Naadam's streamlined the cashmere sourcing process, benefiting both Mongolian farmers and the end consumer. Each item is created with the animal in mind, but also how exactly the product will perform: This one's dubbed "Heavenly Soft," according to the brand's scale, and it comes with natural anti-odor properties, a promise to not pill and plenty of colors to choose from.
The fringe at the end of Séfr's wool-blend scarf adds a luxe element, while the color screams late fall/early winter.
German heritage brand Heimat makes a bunch of basics — most notably, beanies. But the brand's scarves, cut from virgil wool, wear nicely, are super soft and come in colors that are easy to match.
Ralph's had this style of scarf — bear logo included — in the collection for years. It's made in Italy using a perfect mix of luscious merino wool and nylon for strength. Plus, it's totally plain except for your embroidered pal, meaning you can show off the logo or make it incognito, which means you're really getting two scarves in one. There's a grip of colorways to choose from every season, too, so you're not limited to this handsome gray marl.
Available in several solids or a few stylish tartans, each of these Orvis scarves are made by a Scottish company that's been doing them — in lambswool, primarily — since 1935.

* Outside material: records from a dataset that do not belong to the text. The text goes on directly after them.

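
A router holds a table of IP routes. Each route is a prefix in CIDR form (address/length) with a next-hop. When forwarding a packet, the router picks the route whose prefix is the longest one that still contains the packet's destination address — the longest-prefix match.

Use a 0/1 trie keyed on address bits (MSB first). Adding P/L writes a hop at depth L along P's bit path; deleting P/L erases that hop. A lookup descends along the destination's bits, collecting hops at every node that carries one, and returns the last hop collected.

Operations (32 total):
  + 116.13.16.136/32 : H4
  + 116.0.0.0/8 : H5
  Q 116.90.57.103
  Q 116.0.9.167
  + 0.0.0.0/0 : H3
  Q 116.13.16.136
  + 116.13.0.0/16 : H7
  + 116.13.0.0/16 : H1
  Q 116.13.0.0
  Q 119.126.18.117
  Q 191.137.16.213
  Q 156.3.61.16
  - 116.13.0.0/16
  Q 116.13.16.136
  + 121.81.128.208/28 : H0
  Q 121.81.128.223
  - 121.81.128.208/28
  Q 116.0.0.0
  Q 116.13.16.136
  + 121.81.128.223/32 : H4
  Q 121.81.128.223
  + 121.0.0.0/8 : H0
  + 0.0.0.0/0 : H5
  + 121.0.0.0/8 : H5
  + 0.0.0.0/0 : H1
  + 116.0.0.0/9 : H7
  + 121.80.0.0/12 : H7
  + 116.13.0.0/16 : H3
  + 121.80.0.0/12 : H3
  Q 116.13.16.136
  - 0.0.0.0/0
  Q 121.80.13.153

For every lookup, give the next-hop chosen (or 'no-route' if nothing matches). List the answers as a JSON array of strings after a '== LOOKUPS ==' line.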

Ribbed for added texture, this merino Banana Republic scarf is otherwise super simple — and sometimes that's all you need.
British brand Joshua Ellis celebrated 250 years a few years back, and what better way to celebrate than copping this orange cashmere iteration.
Not feeling the super traditional tartans and plaid patterns? Try INGMARSON's skeleton-looking pattern, which the brand dubs "organic shape." It's part plant, part anatomy, but cool either way.
Japanese brand RoToTo makes a ton of killer essentials: socks, beanies, T-shirts, and, of course, scarves. This one's a great value, considering it's made abroad and from extra-fine merino.
This one's admittedly a bit thin, but there's plenty of it to wrap around several times over, making it not only fit for insulating but a big statement around the neck.
Mr P. mixes two patterns into this fine fringed iteration. It's made in Italy at a storied mill and can be dry cleaned only.
We like Colorful Standard's Merino Scarf for balancing great materials and construction with a solid pricepoint, packing in some serious value.
Barbour's Tartan scarf serves up quality at a comfortable price point. The soft doodad comes in several different tartans so you can choose your clan (or just whichever goes with your outfit).
You trust Filson for tons of other cold weather gear, so why not scarves? This one, with a pattern called Appalachian Plaid, is new to this year and made in Scotland.
The Lodge Scarf is made from 100-percent baby yak wool, which means it's warm, soft and will outlast even the harshest winter (without smelling, too).
New as of the end of 2021, Buck Mason's Donegal Scarf is an accessorial addition to the brand's donegal collection, which applies the classic cable knit to a bunch of basics: like sweaters and beanies.
Like the famed Scottish sweaters, this cable-knit beauty is hand-knit using 100 percent virgin wool.